How I Met My Mind #20SomthingAddict
Updated: May 17
The beautiful thing about being a 20 something addict and alcoholic is not so much the entire change in thought processes but more so the way I now view myself in the world. I spent many years battling with the idea that my actions couldn’t be that of an addict because they did not marry up with my idea of what an addict looked like. In a society governed by ‘that Friday feeling’ and ‘living for the weekend’, I got sucked into a pattern of social drinking. At what point does drinking for fun turn into drinking to excess? Living my ‘best life’ quickly turned into a daily battle with myself. Conflict within my mind became a thing of normality and while I knew I was stuck in a world of unmanageability, I wasn’t sure I was prepared to leave and let go of the buried heartache and pain.
It was a Friday evening in October and although I hadn’t been to work that day, I came dressed as if it was any other meeting in the city. I sat on a chair among who, I was soon to realise would become my family. We didn't know each other yet but without even needing to say a word, they understood my pain. On the outside, I was a happy 26-year-old, I travelled, I worked, I had a roof over my head and a car on the drive. But the external things became redundant as I spiralled in search of things to change how I felt. It was dark and noisy in my mind but it was bitter and lonely on the outside. I had tried to quit before, but it created more inner turmoil. The longer I tried to control my behaviour, the ability to function moved further away. I was broken and my experience showed me that I was unable to do this on my own anymore. I had to search for help or it may have killed me. The pain that I can inflict on myself internally is so far removed from the pain I have ever felt physically. I often reflect in awe of every single human in the world, we are more resilient than we are given credit for. We have the ability to bottle up trauma and pop a pretty bow on it and stick it in Pandora's box at the back of our minds. Unfortunately, that box had a capacity and in 2018 mine started to overflow.

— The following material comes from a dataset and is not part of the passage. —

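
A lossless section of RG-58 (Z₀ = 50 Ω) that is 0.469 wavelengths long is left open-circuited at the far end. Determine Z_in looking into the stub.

Z_in ≈ +j253 Ω

βl = 2π × 0.469 = 169°
tan(βl) = -0.197
For an open-circuited stub, Z_in = −jZ_0·cot(βl) = −jZ_0/tan(βl)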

The months that preceded that day would take me on a journey I was not entirely ready for but so desperately needed. I learned what love, acceptance and peace felt like and I found a way to look deep inside without fear or shame. My life became manageable and I learned how to show up and be present. I stopped trying to control situations around me and found the interactions became less intense. Boundaries became my armour and self-love became my shine. I needed to unlearn a lifetime of doubt, self-hate and unworthiness in order to see that I am enough. Sobriety became more than just being teetotal, it became a collection of little behaviour changes that allowed me to live a more fulfilling life and find the ability to finally meet my mind.